The scoundrel’s [Rufus Griswold’s] punishment is this: he is now known everywhere, if known at all, as the maligner of a helpless genius; whereas had he done his job honestly, he’d have won his proper modest niche among the footnotes by which the nearly forgotten are saved from total oblivion.
Yes, it is important to do one’s job honestly. In criticism, one should comment on the matter to be criticized and not one’s past, real or imagined. One should address the reader, and do it in one’s own person, not as an amalgamated ‘I’ to a troop of spirits. One should not psychoanalyze from guesses, employ baby-talk, or vaunt inanities and commonplaces in bloated and vulgar phrases—should not, in short, do as Hoffman does, but what he prescribes for Rufus Griswold.

Hoffman’s book is a mass of wheedling theatricality. I have called it uninformative, not because it is absolutely void of information but because he demonstrates no pronounced interest in informing the reader, and does much to obscure what he presents. And I have called it juvenile, although I might have called it infantile, for reasons that I hope I have already made unmistakably clear.

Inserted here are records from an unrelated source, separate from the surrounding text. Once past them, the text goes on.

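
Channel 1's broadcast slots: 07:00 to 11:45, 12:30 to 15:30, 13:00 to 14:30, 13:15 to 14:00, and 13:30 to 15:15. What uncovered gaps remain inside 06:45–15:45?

After merging, the occupied span is 07:00–11:45, 12:30–15:30.
Uncovered inside 06:45–15:45: 06:45–07:00, 11:45–12:30, 15:30–15:45.

06:45–07:00, 11:45–12:30, 15:30–15:45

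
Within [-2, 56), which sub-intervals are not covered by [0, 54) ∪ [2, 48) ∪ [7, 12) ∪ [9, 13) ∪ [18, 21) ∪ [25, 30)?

The merged coverage is [0, 54).
Complement within [-2, 56): [-2, 0), [54, 56).

[-2, 0) ∪ [54, 56)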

The twentieth century produced legions of dishonest, irresponsible and juvenile critics, and Hoffman is only one. Perhaps, too, their works should be accounted in some measure a consequence of the general disorders of the age—the world wars, new technologies, unsettling revisions of knowledge, etc. In fact, all this can be taken into account, and Hoffman’s faults can certainly be forgiven.

But the honest job of a critic is to indicate strengths and weaknesses. And when a writer cannot decide whether he wants to criticize, soliloquize, sermonize or square-dance, and does none well, I think I have the right to summarize it as juvenile and uninformative.